About eight months ago, the Upper East Side lost Dresner’s, a restaurant that had held its York Avenue address for nearly 100 years. Owner Dermont Kelly, who took over the space seven years ago, shuttered it because, he says, he’s trying to lure a more balanced crowd.

“Dresner’s was an old family restaurant,” he says. “My average customer age was about 75 or 80.” And while he’d like to continue to serve those regulars, he also wanted to bring in younger patrons.

He and his partner, Taukiv Azam, have given the restaurant a complete makeover, lining the exposed-brick walls with charcoal-hued banquettes, installing an oak bar, and bedecking the space with vintage prints and drawings.

A few weeks ago, the pair debuted Flight (1479 York Avenue, 212-988-5153), so named for the flights of drinks and dishes you can order here.

“I do beer flights, wine flights, and whiskey flights,” explains Kelly, citing a single-malt flight that gets you three pours of single-malt Scotch, a beer flight that comes with six-ounce pours of any four beers on tap, and a wine flight comprising three half-glasses of wine.

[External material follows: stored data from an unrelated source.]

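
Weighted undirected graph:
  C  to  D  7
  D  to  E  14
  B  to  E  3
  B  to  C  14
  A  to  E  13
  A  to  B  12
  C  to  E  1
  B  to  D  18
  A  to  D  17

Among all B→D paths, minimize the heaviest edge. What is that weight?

Some routes from B to D:
B→A→E→C→D: max(12, 13, 1, 7) = 13
B→E→C→D: max(3, 1, 7) = 7
B→A→E→D: max(12, 13, 14) = 14
The minimum achievable maximum is 7.

7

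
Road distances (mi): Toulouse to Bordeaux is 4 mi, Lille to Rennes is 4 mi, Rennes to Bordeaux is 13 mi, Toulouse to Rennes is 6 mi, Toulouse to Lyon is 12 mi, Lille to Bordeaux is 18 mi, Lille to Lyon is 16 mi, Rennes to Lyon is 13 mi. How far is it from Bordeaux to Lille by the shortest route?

14

Some routes from Bordeaux to Lille:
Bordeaux-Rennes-Lille: 13 + 4 = 17
Bordeaux-Toulouse-Lyon-Lille: 4 + 12 + 16 = 32
Bordeaux-Toulouse-Rennes-Lyon-Lille: 4 + 6 + 13 + 16 = 39
Bordeaux-Toulouse-Rennes-Lille: 4 + 6 + 4 = 14
Bordeaux-Lille: 18
Bordeaux-Toulouse-Lyon-Rennes-Lille: 4 + 12 + 13 + 4 = 33
Best route has total 14 mi.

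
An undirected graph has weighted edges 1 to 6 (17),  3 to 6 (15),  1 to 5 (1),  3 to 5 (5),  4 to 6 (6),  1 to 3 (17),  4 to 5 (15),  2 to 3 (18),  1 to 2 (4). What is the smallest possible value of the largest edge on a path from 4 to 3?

15

Checking several routes:
4→5→3: max(15, 5) = 15
4→6→3: max(6, 15) = 15
4→5→1→6→3: max(15, 1, 17, 15) = 17
Smallest bottleneck: 15.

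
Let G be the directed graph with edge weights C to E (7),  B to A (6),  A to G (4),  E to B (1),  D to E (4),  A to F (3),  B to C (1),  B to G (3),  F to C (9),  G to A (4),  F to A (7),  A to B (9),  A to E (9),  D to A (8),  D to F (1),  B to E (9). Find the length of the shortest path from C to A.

Candidate routes:
C -> E -> B -> G -> A: 7 + 1 + 3 + 4 = 15
C -> E -> B -> A: 7 + 1 + 6 = 14
Shortest: 14.

14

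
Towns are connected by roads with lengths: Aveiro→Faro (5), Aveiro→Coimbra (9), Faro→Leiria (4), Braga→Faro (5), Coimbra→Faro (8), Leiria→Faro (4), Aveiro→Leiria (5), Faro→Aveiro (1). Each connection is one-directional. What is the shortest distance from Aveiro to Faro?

5

Candidate routes:
Aveiro→Coimbra→Faro: 9 + 8 = 17
Aveiro→Faro: 5
Aveiro→Leiria→Faro: 5 + 4 = 9
The minimum is 5.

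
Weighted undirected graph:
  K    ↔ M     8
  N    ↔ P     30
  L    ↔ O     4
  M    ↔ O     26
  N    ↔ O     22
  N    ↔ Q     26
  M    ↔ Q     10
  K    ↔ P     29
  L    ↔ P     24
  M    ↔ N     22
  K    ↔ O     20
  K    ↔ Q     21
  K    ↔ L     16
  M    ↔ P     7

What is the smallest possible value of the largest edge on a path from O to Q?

A few of the O→Q routes:
O - K - M - Q: max(20, 8, 10) = 20
O - L - K - M - Q: max(4, 16, 8, 10) = 16
O - K - Q: max(20, 21) = 21
The minimum achievable maximum is 16.

16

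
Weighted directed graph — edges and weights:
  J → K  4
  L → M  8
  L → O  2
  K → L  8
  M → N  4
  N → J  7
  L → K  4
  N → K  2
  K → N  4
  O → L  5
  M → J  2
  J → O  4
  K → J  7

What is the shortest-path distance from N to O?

11

Paths from N to O:
N → J → O: 7 + 4 = 11
N → K → J → O: 2 + 7 + 4 = 13
N → K → L → O: 2 + 8 + 2 = 12
N → K → L → M → J → O: 2 + 8 + 8 + 2 + 4 = 24
N → J → K → L → O: 7 + 4 + 8 + 2 = 21
Best route has total 11.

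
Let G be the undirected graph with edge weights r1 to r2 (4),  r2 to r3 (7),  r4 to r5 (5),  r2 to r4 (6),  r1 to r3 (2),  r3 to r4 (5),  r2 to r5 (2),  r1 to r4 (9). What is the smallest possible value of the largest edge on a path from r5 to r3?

Some routes from r5 to r3:
r5 → r2 → r3: max(2, 7) = 7
r5 → r4 → r2 → r3: max(5, 6, 7) = 7
r5 → r2 → r4 → r3: max(2, 6, 5) = 6
r5 → r4 → r2 → r1 → r3: max(5, 6, 4, 2) = 6
r5 → r4 → r3: max(5, 5) = 5
r5 → r2 → r1 → r3: max(2, 4, 2) = 4
Smallest bottleneck: 4.

4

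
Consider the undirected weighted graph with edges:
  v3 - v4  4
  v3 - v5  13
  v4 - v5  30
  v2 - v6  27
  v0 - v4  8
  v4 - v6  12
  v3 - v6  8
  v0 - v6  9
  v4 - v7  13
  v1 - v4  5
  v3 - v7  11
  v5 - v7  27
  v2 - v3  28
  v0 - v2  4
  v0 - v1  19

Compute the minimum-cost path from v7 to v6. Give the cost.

Comparing a few candidate routes:
v7 → v3 → v4 → v6: 11 + 4 + 12 = 27
v7 → v4 → v6: 13 + 12 = 25
v7 → v4 → v0 → v6: 13 + 8 + 9 = 30
v7 → v4 → v3 → v6: 13 + 4 + 8 = 25
v7 → v3 → v6: 11 + 8 = 19
The minimum is 19.

19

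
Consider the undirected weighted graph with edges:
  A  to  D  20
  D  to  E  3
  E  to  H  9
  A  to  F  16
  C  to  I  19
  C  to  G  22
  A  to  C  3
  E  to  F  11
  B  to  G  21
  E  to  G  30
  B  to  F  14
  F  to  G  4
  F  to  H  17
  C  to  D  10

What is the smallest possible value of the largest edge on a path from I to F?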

Food, he says, mines a gastropub vein, with a large run of dishes that includes yellowfin tuna, buttermilk fried chicken, filet mignon, and lobster ravioli. And while you can order large sandwiches — like pulled pork or a cheeseburger — you can also opt for flights of three smaller versions of the same entrees. The kitchen’s also turning out flights of seafood and flights of appetizers in addition to starters like PEI mussels, crabcakes, and mac and cheese.

At brunch, look for eggs Benedict, Belgian waffles, and a traditional Irish breakfast (Kelly is originally from a town near Dublin).

All of these changes, says Kelly, aim to “tighten [the restaurant] up and make it more modern.”

Flight is open daily from 11:30 a.m. until 2 a.m.